On a website called The Marginalian, I found an interesting bit of trivia about Popeye and spinach. In 1870, German chemist Erich von Wolf was assessing iron in spinach. In a 100g serving, you get 3.5mg of iron, he found. But the scientist placed the decimal point at the wrong spot, turning 3.5mg into 35mg.
“Once this incorrect number was printed, spinach’s nutritional value became legendary. So when Popeye was created, studio executives recommended he eat spinach for his strength, due to its vaunted health properties,” the site tells us. The error was corrected in 1937.
Still, that doesn’t take away from the fact that spinach is a kind of a superfood, and literature is doing its bit to hail its many qualities. And, as if to make up for the bad image earlier thrust upon it, I now find cookbooks fully devoted to the leafy vegetable. The 2021 book Indian Spinach Curry Recipes by Abdul Riaz, for instance, has recipes from across the country, including Sindhi dal with vegetables and Maharashtrian spinach peanut buttermilk curry.
Websites can’t have enough of spinach either. Earlier this year, A Couple Cooks (by food bloggers Alex and Sonja Overhiser) celebrated the leaf with 20 recipes. “Though some people have sworn spinach as their mortal enemy, luckily there are all sorts of delicious ways to eat it in recipes,” the site says.
And it is being hailed not just by cookbooks and food sites. An illustrated children’s book called Superfood Spinach by Ankita Patil seeks to introduce spinach and its good nutritional qualities to children. It opens with an evocative picture of trees and a talking spinach stalk.

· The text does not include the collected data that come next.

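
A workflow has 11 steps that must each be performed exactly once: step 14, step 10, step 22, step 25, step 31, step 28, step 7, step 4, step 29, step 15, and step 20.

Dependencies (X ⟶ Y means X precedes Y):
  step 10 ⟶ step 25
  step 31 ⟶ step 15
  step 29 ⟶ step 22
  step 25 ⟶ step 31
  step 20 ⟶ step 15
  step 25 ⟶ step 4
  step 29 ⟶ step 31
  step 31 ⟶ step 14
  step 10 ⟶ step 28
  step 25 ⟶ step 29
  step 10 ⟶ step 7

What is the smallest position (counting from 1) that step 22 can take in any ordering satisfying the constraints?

Working backwards through the constraints from step 22, its full set of required predecessors is step 10, step 25, step 29 — 3 of them.
So at minimum 3 steps come before step 22, putting step 22 no earlier than position 4. That position is achievable by scheduling exactly those predecessors first.

4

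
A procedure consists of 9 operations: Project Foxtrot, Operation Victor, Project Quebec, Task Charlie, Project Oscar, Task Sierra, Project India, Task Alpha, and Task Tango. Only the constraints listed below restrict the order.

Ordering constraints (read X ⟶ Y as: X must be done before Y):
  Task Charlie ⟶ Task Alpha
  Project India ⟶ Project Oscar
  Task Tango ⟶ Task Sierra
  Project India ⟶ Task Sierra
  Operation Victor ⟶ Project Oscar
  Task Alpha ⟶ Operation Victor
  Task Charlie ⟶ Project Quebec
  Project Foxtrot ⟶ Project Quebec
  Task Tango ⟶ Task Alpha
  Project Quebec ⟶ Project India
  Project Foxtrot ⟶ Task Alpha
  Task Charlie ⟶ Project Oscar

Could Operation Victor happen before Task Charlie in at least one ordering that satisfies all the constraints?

There is a dependency chain Task Charlie → Task Alpha → Operation Victor, so Operation Victor always comes after Task Charlie.
Hence Operation Victor can never be scheduled before Task Charlie.

No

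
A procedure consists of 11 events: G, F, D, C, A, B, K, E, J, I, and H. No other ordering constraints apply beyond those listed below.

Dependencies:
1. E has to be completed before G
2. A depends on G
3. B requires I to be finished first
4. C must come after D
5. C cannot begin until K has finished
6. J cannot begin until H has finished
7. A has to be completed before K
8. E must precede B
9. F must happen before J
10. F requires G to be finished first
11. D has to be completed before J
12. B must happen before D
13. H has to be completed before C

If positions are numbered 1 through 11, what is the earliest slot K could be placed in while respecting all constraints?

Every event that must precede K has to come before it. Tracing all chains that end at K, those events are: G, A, E — 3 in total.
So at minimum 3 events come before K, putting K no earlier than position 4. That position is achievable by scheduling exactly those predecessors first.

4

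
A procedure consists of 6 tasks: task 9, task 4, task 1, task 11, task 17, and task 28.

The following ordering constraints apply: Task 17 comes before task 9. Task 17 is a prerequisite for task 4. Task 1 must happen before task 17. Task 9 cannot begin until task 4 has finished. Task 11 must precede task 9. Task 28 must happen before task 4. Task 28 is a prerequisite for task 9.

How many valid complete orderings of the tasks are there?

3 tasks have no prerequisites (task 1, task 11, task 28), so any of them could come first.
Counting all ways to extend the partial order to a total order gives 15.

15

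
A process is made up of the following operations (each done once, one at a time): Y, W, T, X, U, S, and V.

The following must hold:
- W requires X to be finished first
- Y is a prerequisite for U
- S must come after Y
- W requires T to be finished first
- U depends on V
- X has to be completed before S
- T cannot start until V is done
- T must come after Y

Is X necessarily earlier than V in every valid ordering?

Nothing in the constraints links X and V; they are unordered relative to each other.
There exist valid orderings with V before X, so X is not required to come first.

No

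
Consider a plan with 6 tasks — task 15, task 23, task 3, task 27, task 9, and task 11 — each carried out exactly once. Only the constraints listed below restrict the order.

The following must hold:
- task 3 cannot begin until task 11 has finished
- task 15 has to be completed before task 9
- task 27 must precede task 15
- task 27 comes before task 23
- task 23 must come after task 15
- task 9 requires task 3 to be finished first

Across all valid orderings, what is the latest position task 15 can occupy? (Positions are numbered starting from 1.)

4

The tasks that are forced after task 15, directly or by a chain of constraints, are task 23, task 9. That's 2 tasks.
So at least 2 tasks follow task 15, putting task 15 no later than position 4. That position is achievable by scheduling everything else first.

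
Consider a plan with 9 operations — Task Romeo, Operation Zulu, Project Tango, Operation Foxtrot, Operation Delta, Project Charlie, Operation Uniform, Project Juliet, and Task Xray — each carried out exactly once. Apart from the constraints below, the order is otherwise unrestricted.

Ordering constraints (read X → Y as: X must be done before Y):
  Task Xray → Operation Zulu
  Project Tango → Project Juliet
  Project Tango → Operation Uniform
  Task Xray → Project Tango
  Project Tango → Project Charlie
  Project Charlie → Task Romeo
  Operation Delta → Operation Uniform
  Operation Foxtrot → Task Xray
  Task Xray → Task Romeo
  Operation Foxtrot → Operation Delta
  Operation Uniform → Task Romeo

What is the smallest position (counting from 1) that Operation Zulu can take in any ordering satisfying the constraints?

Every operation that must precede Operation Zulu has to come before it. Tracing all chains that end at Operation Zulu, those operations are: Operation Foxtrot, Task Xray — 2 in total.
With 2 mandatory predecessors, the earliest Operation Zulu can sit is position 2+1 = 3, and placing just those 2 first achieves it.

3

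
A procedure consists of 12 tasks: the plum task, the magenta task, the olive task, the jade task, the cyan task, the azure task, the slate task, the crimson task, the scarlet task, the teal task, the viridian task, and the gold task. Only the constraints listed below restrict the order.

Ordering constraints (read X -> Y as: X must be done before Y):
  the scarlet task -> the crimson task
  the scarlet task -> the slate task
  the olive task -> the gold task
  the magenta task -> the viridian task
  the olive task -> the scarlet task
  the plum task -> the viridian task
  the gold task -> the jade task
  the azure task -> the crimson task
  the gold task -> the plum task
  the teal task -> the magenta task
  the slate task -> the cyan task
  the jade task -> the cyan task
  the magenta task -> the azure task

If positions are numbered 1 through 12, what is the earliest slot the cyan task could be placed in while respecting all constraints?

Every task that must precede the cyan task has to come before it. Tracing all chains that end at the cyan task, those tasks are: the olive task, the jade task, the slate task, the scarlet task, the gold task — 5 in total.
With 5 mandatory predecessors, the earliest the cyan task can sit is position 5+1 = 6, and placing just those 5 first achieves it.

6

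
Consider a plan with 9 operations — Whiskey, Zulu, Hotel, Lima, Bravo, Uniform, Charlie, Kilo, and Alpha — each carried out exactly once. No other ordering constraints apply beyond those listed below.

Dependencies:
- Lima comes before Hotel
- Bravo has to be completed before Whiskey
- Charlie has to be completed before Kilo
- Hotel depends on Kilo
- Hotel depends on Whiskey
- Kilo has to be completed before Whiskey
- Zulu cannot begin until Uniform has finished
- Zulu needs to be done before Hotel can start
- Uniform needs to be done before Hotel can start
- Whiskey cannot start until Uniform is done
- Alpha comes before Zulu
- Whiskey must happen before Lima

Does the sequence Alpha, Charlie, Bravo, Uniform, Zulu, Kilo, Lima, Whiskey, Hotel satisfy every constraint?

No

Here Whiskey comes after Lima.
Since Whiskey is required before Lima, the ordering is invalid.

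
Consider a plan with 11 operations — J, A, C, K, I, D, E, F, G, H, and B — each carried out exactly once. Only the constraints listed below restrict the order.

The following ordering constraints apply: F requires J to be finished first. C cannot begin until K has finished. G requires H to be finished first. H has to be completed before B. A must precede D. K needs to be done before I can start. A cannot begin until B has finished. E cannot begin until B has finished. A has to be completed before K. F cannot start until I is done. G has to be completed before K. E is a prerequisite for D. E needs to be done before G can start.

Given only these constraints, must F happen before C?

Nothing in the constraints links F and C; they are unordered relative to each other.
A valid ordering placing C before F exists, so the answer is no.

No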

My food guru, KT Achaya, tells us that spinach — spinacia oleracea in Latin or palankya in Sanskrit – is an ancient Indian plant, first mentioned in the Sutra literature of 500 BC. “Long before it was known in the West, spinach has been extensively used in India… in various ways,” he writes in A Historical Dictionary of Indian food. The word’s origins come from the Middle English spinach, from Anglo-Norman spinache, from Old French espinoche, Old Provençal espinarc, and Persian ispankh.
Now I believe that it’s not just a superfood, but has other uses, too. Researchers at the American University in Washington tell us that the leaf can also help power fuel cells. According to a 2020 paper, when converted into carbon nanosheets, spinach works as a catalyst for an oxygen reduction reaction in fuel cells and metal-air batteries.
Bully for you, spinach!
Rahul Verma likes reading and writing about food as much as he does cooking and eating it. Well, almost.